Sürekli söylememize rağmen maalesef Türkiye'nin dört bir yanında bu tavsiyelere uyulmuyor. Düğünlerde dikkat diyoruz maalesef uyulmuyor, mesafe diyoruz uyulmuyor, maske diyoruz uyulmuyor. Biz vatandaşımızı hassasiyetle uyarmak ve onların sağlığından endişeliyiz. Hep birlikte salgının üstesinden gelmeliyiz. Herkesi salgın tehdidini bir an önce ortadan kaldırma seferberliğine davet ediyorum.
DOĞU AKDENİZ'DEKİ GERİLİM
Dünyada uzun süredir hakim olan siyasi ve ekonomik statüko tüm yönleriyle çatırdamaktadır. Ülkemize karşı husumetlerini kamuoyu önünde dahi ifade etmekten çekinmeyenlerin senaryolarını birer birer yırtıp çöpe atacağız. Geçmişte siyasi istikrarsızlıklar, toplumsal huzursuzluklar, iç ve dış nice sinsi saldırılar sebebiyle vaktini ve enerjisini heba eden Türkiye'nin bir daha aynı tuzağa düşmesine izin vermeyeceğiz. Hakikatleri karşımızdakiler de çok iyi görüyor. Ülkemize karşı kurulan akılalmaz ittifakların ve sergilenen hak, hukuk, teamül tanımaz davranışların gerisinde bunun verdiği telaş ve korku bulunuyor.

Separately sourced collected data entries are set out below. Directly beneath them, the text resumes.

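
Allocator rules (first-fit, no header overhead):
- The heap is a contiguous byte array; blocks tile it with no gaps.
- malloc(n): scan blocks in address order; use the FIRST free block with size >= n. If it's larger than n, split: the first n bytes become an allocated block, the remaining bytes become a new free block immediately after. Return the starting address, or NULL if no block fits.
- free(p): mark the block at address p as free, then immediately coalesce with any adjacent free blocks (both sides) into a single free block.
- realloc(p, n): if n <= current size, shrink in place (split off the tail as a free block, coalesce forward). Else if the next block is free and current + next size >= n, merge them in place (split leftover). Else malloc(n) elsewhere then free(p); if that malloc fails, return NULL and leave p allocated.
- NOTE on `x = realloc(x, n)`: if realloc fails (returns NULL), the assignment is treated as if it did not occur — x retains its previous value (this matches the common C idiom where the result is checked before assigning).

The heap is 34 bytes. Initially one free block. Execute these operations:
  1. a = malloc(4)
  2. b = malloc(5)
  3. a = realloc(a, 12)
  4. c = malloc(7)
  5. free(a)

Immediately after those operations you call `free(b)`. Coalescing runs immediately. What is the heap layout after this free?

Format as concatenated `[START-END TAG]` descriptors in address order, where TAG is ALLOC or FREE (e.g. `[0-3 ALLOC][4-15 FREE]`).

Answer: [0-20 FREE][21-27 ALLOC][28-33 FREE]

Derivation:
Op 1: a = malloc(4) -> a = 0; heap: [0-3 ALLOC][4-33 FREE]
Op 2: b = malloc(5) -> b = 4; heap: [0-3 ALLOC][4-8 ALLOC][9-33 FREE]
Op 3: a = realloc(a, 12) -> a = 9; heap: [0-3 FREE][4-8 ALLOC][9-20 ALLOC][21-33 FREE]
Op 4: c = malloc(7) -> c = 21; heap: [0-3 FREE][4-8 ALLOC][9-20 ALLOC][21-27 ALLOC][28-33 FREE]
Op 5: free(a) -> (freed a); heap: [0-3 FREE][4-8 ALLOC][9-20 FREE][21-27 ALLOC][28-33 FREE]
free(b): b = 4 -> block [4-8 ALLOC]; mark free, coalesce with adjacent free neighbors -> [0-20 FREE][21-27 ALLOC][28-33 FREE]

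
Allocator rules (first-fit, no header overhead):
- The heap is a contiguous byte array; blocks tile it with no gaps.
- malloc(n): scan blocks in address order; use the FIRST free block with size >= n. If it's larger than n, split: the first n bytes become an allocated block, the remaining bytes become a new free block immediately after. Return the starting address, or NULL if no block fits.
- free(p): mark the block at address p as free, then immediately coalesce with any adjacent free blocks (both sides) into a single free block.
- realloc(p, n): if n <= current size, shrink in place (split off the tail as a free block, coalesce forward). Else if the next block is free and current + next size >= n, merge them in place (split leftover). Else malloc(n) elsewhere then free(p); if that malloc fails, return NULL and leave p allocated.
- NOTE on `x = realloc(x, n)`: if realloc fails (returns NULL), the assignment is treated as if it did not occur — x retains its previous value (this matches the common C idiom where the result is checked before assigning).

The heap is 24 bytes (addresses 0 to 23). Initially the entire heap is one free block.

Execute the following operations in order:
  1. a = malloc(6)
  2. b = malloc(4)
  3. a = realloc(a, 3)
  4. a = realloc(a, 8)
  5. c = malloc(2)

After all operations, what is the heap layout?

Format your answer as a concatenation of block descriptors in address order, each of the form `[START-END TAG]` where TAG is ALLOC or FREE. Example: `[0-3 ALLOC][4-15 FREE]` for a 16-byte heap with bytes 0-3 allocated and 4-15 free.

Answer: [0-1 ALLOC][2-5 FREE][6-9 ALLOC][10-17 ALLOC][18-23 FREE]

Derivation:
Op 1: a = malloc(6) -> a = 0; heap: [0-5 ALLOC][6-23 FREE]
Op 2: b = malloc(4) -> b = 6; heap: [0-5 ALLOC][6-9 ALLOC][10-23 FREE]
Op 3: a = realloc(a, 3) -> a = 0; heap: [0-2 ALLOC][3-5 FREE][6-9 ALLOC][10-23 FREE]
Op 4: a = realloc(a, 8) -> a = 10; heap: [0-5 FREE][6-9 ALLOC][10-17 ALLOC][18-23 FREE]
Op 5: c = malloc(2) -> c = 0; heap: [0-1 ALLOC][2-5 FREE][6-9 ALLOC][10-17 ALLOC][18-23 FREE]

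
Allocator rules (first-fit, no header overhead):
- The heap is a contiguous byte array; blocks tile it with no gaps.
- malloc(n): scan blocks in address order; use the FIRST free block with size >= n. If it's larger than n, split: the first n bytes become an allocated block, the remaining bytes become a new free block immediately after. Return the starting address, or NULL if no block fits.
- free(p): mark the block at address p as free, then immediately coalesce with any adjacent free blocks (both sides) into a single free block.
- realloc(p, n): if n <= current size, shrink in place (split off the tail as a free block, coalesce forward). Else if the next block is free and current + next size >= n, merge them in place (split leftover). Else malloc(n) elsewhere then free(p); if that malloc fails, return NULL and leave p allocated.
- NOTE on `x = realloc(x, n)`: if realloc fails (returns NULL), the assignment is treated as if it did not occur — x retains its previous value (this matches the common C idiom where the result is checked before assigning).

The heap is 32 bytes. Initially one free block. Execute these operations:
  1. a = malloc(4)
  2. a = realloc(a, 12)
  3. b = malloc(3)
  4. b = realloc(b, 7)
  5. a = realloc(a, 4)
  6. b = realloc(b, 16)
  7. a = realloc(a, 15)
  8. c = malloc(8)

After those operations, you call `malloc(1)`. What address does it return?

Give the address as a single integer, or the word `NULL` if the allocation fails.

Op 1: a = malloc(4) -> a = 0; heap: [0-3 ALLOC][4-31 FREE]
Op 2: a = realloc(a, 12) -> a = 0; heap: [0-11 ALLOC][12-31 FREE]
Op 3: b = malloc(3) -> b = 12; heap: [0-11 ALLOC][12-14 ALLOC][15-31 FREE]
Op 4: b = realloc(b, 7) -> b = 12; heap: [0-11 ALLOC][12-18 ALLOC][19-31 FREE]
Op 5: a = realloc(a, 4) -> a = 0; heap: [0-3 ALLOC][4-11 FREE][12-18 ALLOC][19-31 FREE]
Op 6: b = realloc(b, 16) -> b = 12; heap: [0-3 ALLOC][4-11 FREE][12-27 ALLOC][28-31 FREE]
Op 7: a = realloc(a, 15) -> NULL (a unchanged); heap: [0-3 ALLOC][4-11 FREE][12-27 ALLOC][28-31 FREE]
Op 8: c = malloc(8) -> c = 4; heap: [0-3 ALLOC][4-11 ALLOC][12-27 ALLOC][28-31 FREE]
malloc(1): first-fit scan over [0-3 ALLOC][4-11 ALLOC][12-27 ALLOC][28-31 FREE] -> 28

Answer: 28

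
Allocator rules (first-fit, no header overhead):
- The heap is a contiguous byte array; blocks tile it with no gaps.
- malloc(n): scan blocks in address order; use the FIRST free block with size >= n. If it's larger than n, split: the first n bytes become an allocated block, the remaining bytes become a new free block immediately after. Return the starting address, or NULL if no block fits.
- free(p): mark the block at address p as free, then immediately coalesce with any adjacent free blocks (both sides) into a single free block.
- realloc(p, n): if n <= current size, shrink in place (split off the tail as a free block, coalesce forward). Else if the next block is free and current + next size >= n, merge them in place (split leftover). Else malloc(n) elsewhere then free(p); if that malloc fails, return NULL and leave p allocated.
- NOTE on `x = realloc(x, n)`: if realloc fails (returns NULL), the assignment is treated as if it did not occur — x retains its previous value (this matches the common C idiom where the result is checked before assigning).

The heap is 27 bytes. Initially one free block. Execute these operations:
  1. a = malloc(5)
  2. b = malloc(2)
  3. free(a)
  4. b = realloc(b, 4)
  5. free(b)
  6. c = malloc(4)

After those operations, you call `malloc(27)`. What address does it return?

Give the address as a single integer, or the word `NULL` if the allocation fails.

Answer: NULL

Derivation:
Op 1: a = malloc(5) -> a = 0; heap: [0-4 ALLOC][5-26 FREE]
Op 2: b = malloc(2) -> b = 5; heap: [0-4 ALLOC][5-6 ALLOC][7-26 FREE]
Op 3: free(a) -> (freed a); heap: [0-4 FREE][5-6 ALLOC][7-26 FREE]
Op 4: b = realloc(b, 4) -> b = 5; heap: [0-4 FREE][5-8 ALLOC][9-26 FREE]
Op 5: free(b) -> (freed b); heap: [0-26 FREE]
Op 6: c = malloc(4) -> c = 0; heap: [0-3 ALLOC][4-26 FREE]
malloc(27): first-fit scan over [0-3 ALLOC][4-26 FREE] -> NULL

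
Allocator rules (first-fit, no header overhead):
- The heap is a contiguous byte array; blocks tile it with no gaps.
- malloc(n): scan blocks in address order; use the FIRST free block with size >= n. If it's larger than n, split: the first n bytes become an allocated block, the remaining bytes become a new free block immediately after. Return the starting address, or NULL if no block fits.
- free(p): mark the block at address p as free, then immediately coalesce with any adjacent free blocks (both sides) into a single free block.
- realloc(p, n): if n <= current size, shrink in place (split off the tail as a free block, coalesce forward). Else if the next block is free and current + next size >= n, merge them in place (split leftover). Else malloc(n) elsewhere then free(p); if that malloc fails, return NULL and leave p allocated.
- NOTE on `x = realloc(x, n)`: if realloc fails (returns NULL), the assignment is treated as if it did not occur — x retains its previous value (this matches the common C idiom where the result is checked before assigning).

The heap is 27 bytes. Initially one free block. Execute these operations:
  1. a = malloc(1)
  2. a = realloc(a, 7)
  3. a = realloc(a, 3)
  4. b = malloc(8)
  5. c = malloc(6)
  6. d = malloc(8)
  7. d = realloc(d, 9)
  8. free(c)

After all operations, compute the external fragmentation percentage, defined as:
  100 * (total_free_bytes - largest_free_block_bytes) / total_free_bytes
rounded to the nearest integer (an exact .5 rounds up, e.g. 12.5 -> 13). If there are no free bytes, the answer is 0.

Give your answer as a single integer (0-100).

Answer: 14

Derivation:
Op 1: a = malloc(1) -> a = 0; heap: [0-0 ALLOC][1-26 FREE]
Op 2: a = realloc(a, 7) -> a = 0; heap: [0-6 ALLOC][7-26 FREE]
Op 3: a = realloc(a, 3) -> a = 0; heap: [0-2 ALLOC][3-26 FREE]
Op 4: b = malloc(8) -> b = 3; heap: [0-2 ALLOC][3-10 ALLOC][11-26 FREE]
Op 5: c = malloc(6) -> c = 11; heap: [0-2 ALLOC][3-10 ALLOC][11-16 ALLOC][17-26 FREE]
Op 6: d = malloc(8) -> d = 17; heap: [0-2 ALLOC][3-10 ALLOC][11-16 ALLOC][17-24 ALLOC][25-26 FREE]
Op 7: d = realloc(d, 9) -> d = 17; heap: [0-2 ALLOC][3-10 ALLOC][11-16 ALLOC][17-25 ALLOC][26-26 FREE]
Op 8: free(c) -> (freed c); heap: [0-2 ALLOC][3-10 ALLOC][11-16 FREE][17-25 ALLOC][26-26 FREE]
Free blocks: [6 1] total_free=7 largest=6 -> 100*(7-6)/7 = 100/7 ≈ 14.286 -> rounds to 14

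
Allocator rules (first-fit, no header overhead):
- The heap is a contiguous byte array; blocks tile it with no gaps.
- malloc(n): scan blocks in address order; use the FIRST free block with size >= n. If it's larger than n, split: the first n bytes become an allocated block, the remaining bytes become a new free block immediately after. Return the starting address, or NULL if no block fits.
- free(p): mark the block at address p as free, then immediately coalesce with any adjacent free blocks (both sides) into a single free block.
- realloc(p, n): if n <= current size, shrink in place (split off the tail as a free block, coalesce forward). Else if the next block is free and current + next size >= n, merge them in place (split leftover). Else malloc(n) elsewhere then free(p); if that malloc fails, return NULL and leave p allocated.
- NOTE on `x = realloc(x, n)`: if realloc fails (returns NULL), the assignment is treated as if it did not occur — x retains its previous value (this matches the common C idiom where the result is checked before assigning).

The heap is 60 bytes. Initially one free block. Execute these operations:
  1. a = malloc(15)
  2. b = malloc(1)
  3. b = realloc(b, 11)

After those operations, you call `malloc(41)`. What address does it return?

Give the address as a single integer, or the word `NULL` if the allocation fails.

Answer: NULL

Derivation:
Op 1: a = malloc(15) -> a = 0; heap: [0-14 ALLOC][15-59 FREE]
Op 2: b = malloc(1) -> b = 15; heap: [0-14 ALLOC][15-15 ALLOC][16-59 FREE]
Op 3: b = realloc(b, 11) -> b = 15; heap: [0-14 ALLOC][15-25 ALLOC][26-59 FREE]
malloc(41): first-fit scan over [0-14 ALLOC][15-25 ALLOC][26-59 FREE] -> NULL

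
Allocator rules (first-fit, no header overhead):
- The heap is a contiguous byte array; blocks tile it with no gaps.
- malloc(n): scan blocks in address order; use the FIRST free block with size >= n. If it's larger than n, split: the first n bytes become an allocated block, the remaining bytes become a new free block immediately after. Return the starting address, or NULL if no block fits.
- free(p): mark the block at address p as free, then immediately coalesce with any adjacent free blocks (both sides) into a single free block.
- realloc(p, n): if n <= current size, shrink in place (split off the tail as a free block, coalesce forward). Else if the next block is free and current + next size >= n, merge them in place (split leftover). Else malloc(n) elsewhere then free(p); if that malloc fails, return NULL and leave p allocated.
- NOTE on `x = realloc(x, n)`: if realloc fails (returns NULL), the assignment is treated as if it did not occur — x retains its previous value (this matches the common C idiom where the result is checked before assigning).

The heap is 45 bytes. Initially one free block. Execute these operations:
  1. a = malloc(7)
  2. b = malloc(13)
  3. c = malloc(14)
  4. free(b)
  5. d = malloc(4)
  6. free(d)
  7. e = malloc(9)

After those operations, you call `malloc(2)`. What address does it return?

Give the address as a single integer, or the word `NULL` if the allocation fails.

Answer: 16

Derivation:
Op 1: a = malloc(7) -> a = 0; heap: [0-6 ALLOC][7-44 FREE]
Op 2: b = malloc(13) -> b = 7; heap: [0-6 ALLOC][7-19 ALLOC][20-44 FREE]
Op 3: c = malloc(14) -> c = 20; heap: [0-6 ALLOC][7-19 ALLOC][20-33 ALLOC][34-44 FREE]
Op 4: free(b) -> (freed b); heap: [0-6 ALLOC][7-19 FREE][20-33 ALLOC][34-44 FREE]
Op 5: d = malloc(4) -> d = 7; heap: [0-6 ALLOC][7-10 ALLOC][11-19 FREE][20-33 ALLOC][34-44 FREE]
Op 6: free(d) -> (freed d); heap: [0-6 ALLOC][7-19 FREE][20-33 ALLOC][34-44 FREE]
Op 7: e = malloc(9) -> e = 7; heap: [0-6 ALLOC][7-15 ALLOC][16-19 FREE][20-33 ALLOC][34-44 FREE]
malloc(2): first-fit scan over [0-6 ALLOC][7-15 ALLOC][16-19 FREE][20-33 ALLOC][34-44 FREE] -> 16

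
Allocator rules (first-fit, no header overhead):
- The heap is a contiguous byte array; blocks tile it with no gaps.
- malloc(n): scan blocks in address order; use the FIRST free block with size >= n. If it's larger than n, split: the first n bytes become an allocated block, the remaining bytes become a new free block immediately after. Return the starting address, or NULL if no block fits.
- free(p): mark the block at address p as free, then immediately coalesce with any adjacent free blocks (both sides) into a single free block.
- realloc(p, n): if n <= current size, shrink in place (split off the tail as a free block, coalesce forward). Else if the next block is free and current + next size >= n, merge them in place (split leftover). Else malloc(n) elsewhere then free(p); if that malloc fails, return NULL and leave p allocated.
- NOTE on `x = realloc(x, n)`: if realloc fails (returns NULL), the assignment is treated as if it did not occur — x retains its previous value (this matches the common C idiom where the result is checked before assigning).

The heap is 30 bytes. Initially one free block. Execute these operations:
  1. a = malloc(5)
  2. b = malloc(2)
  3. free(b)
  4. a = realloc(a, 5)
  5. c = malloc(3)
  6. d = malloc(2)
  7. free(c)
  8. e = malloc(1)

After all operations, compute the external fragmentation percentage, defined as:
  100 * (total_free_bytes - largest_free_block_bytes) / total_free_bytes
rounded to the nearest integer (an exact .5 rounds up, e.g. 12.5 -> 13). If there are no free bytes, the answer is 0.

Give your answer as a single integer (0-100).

Op 1: a = malloc(5) -> a = 0; heap: [0-4 ALLOC][5-29 FREE]
Op 2: b = malloc(2) -> b = 5; heap: [0-4 ALLOC][5-6 ALLOC][7-29 FREE]
Op 3: free(b) -> (freed b); heap: [0-4 ALLOC][5-29 FREE]
Op 4: a = realloc(a, 5) -> a = 0; heap: [0-4 ALLOC][5-29 FREE]
Op 5: c = malloc(3) -> c = 5; heap: [0-4 ALLOC][5-7 ALLOC][8-29 FREE]
Op 6: d = malloc(2) -> d = 8; heap: [0-4 ALLOC][5-7 ALLOC][8-9 ALLOC][10-29 FREE]
Op 7: free(c) -> (freed c); heap: [0-4 ALLOC][5-7 FREE][8-9 ALLOC][10-29 FREE]
Op 8: e = malloc(1) -> e = 5; heap: [0-4 ALLOC][5-5 ALLOC][6-7 FREE][8-9 ALLOC][10-29 FREE]
Free blocks: [2 20] total_free=22 largest=20 -> 100*(22-20)/22 = 200/22 ≈ 9.091 -> rounds to 9

Answer: 9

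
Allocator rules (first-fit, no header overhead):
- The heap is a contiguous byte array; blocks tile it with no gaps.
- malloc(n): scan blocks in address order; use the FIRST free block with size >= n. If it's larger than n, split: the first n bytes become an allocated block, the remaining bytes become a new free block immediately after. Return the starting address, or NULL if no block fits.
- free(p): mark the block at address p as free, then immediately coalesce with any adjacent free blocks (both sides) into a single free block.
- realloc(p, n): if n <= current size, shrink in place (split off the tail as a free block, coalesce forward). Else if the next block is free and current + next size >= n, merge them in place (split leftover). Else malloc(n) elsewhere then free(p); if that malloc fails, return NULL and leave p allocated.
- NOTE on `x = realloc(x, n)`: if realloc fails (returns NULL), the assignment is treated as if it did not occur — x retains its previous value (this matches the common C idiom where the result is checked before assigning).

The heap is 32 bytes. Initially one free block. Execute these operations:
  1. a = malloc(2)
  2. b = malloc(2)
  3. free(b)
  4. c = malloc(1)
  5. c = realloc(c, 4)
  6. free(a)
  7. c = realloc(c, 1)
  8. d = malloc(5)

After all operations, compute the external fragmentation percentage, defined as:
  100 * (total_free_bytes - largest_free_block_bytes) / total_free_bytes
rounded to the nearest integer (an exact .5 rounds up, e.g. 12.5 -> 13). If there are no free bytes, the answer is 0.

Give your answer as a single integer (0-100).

Op 1: a = malloc(2) -> a = 0; heap: [0-1 ALLOC][2-31 FREE]
Op 2: b = malloc(2) -> b = 2; heap: [0-1 ALLOC][2-3 ALLOC][4-31 FREE]
Op 3: free(b) -> (freed b); heap: [0-1 ALLOC][2-31 FREE]
Op 4: c = malloc(1) -> c = 2; heap: [0-1 ALLOC][2-2 ALLOC][3-31 FREE]
Op 5: c = realloc(c, 4) -> c = 2; heap: [0-1 ALLOC][2-5 ALLOC][6-31 FREE]
Op 6: free(a) -> (freed a); heap: [0-1 FREE][2-5 ALLOC][6-31 FREE]
Op 7: c = realloc(c, 1) -> c = 2; heap: [0-1 FREE][2-2 ALLOC][3-31 FREE]
Op 8: d = malloc(5) -> d = 3; heap: [0-1 FREE][2-2 ALLOC][3-7 ALLOC][8-31 FREE]
Free blocks: [2 24] total_free=26 largest=24 -> 100*(26-24)/26 = 200/26 ≈ 7.692 -> rounds to 8

Answer: 8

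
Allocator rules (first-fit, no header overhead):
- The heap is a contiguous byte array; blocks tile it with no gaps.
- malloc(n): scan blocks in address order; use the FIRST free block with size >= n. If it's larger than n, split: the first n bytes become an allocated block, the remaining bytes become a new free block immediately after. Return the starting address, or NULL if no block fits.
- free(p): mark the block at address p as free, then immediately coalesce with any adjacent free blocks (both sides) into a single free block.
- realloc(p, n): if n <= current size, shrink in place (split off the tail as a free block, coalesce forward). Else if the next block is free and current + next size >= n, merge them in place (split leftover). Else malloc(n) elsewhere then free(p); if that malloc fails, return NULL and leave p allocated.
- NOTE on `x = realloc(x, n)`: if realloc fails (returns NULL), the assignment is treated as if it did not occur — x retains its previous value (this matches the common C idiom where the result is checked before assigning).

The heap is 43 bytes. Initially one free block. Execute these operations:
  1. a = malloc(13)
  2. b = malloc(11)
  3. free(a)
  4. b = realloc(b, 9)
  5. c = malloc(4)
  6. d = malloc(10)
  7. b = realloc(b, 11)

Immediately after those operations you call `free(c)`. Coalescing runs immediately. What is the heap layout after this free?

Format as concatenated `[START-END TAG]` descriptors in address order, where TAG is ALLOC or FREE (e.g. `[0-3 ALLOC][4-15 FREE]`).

Answer: [0-21 FREE][22-31 ALLOC][32-42 ALLOC]

Derivation:
Op 1: a = malloc(13) -> a = 0; heap: [0-12 ALLOC][13-42 FREE]
Op 2: b = malloc(11) -> b = 13; heap: [0-12 ALLOC][13-23 ALLOC][24-42 FREE]
Op 3: free(a) -> (freed a); heap: [0-12 FREE][13-23 ALLOC][24-42 FREE]
Op 4: b = realloc(b, 9) -> b = 13; heap: [0-12 FREE][13-21 ALLOC][22-42 FREE]
Op 5: c = malloc(4) -> c = 0; heap: [0-3 ALLOC][4-12 FREE][13-21 ALLOC][22-42 FREE]
Op 6: d = malloc(10) -> d = 22; heap: [0-3 ALLOC][4-12 FREE][13-21 ALLOC][22-31 ALLOC][32-42 FREE]
Op 7: b = realloc(b, 11) -> b = 32; heap: [0-3 ALLOC][4-21 FREE][22-31 ALLOC][32-42 ALLOC]
free(c): c = 0 -> block [0-3 ALLOC]; mark free, coalesce with adjacent free neighbors -> [0-21 FREE][22-31 ALLOC][32-42 ALLOC]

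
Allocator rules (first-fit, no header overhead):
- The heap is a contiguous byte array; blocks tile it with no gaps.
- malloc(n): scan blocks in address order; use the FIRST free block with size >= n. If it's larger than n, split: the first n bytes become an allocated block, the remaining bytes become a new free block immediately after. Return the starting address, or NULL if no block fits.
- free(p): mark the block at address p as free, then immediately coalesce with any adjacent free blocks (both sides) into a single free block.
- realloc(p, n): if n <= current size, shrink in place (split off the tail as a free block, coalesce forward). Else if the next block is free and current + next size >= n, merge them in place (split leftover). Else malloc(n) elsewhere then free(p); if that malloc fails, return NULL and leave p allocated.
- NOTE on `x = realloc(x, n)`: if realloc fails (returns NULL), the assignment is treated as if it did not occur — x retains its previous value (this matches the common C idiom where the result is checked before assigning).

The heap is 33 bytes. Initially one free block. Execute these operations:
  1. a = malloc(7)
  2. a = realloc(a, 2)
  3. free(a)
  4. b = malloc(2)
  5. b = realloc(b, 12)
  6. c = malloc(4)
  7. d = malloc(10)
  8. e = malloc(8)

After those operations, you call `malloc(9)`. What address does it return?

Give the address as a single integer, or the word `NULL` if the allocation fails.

Op 1: a = malloc(7) -> a = 0; heap: [0-6 ALLOC][7-32 FREE]
Op 2: a = realloc(a, 2) -> a = 0; heap: [0-1 ALLOC][2-32 FREE]
Op 3: free(a) -> (freed a); heap: [0-32 FREE]
Op 4: b = malloc(2) -> b = 0; heap: [0-1 ALLOC][2-32 FREE]
Op 5: b = realloc(b, 12) -> b = 0; heap: [0-11 ALLOC][12-32 FREE]
Op 6: c = malloc(4) -> c = 12; heap: [0-11 ALLOC][12-15 ALLOC][16-32 FREE]
Op 7: d = malloc(10) -> d = 16; heap: [0-11 ALLOC][12-15 ALLOC][16-25 ALLOC][26-32 FREE]
Op 8: e = malloc(8) -> e = NULL; heap: [0-11 ALLOC][12-15 ALLOC][16-25 ALLOC][26-32 FREE]
malloc(9): first-fit scan over [0-11 ALLOC][12-15 ALLOC][16-25 ALLOC][26-32 FREE] -> NULL

Answer: NULL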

“YA DEMOKRASİYLE YA SAHADA YAŞAYACAKLARI ACI TECRÜBELERLE”
Halbuki biz her platformda, her mesajımızda, Türkiye'nin adil olması şartıyla her türlü paylaşıma hazır olduğunu ifade ediyoruz. Bu görüşümüzde samimiyiz. Sorun? Karşımızdakilerin bizim haklarımızı yok sayması. Kendilerini bizim üstümüzde konumlandırmaya çalışması. Ama bunun böyle olmadığını, Türkiye'nin kendisine dayatılan ahlaksız haritaları ve belgeleri yırtıp atacak siyasi, ekonomik ve askeri güce sahip olduğunu anlayacaklar. Ya siyasetin ve demokrasinin diliyle anlayacaklar ya da sahada yaşayacakları acı tecrübelerle anlayacaklar.
“HER İHTİMALE VE HER SONUCA HAZIRLIKLIYIZ”
Mücadeleyi ve onun sonundaki muhtemel şehadeti en büyük paye olarak gören bir milletin karşısında durabilecek hiçbir gücün olmadığını farkettiklerinde umarız iş işten geçmiş olmaz. Biz "Allah bu millete bir daha İstiklal Marşı yazdırmasın" derken, kendi fedakarlıklarımızla birlikte karşımızdakilerin yaşadığı yıkımları da kastediyoruz. Türk milleti her türlü saldırı, her türlü bedel konusunda adeta şerbetlenmiş bir millettir. İçinden geçtiğimiz sürecin sonunda olabilecekleri asıl bunca zamandır sahte bir refah ve demokrasi sırça köşkünde yaşayanlar düşünsün. Türkiye ve Türk milleti olarak biz her ihtimale ve her sonuca hazırlıklıyız.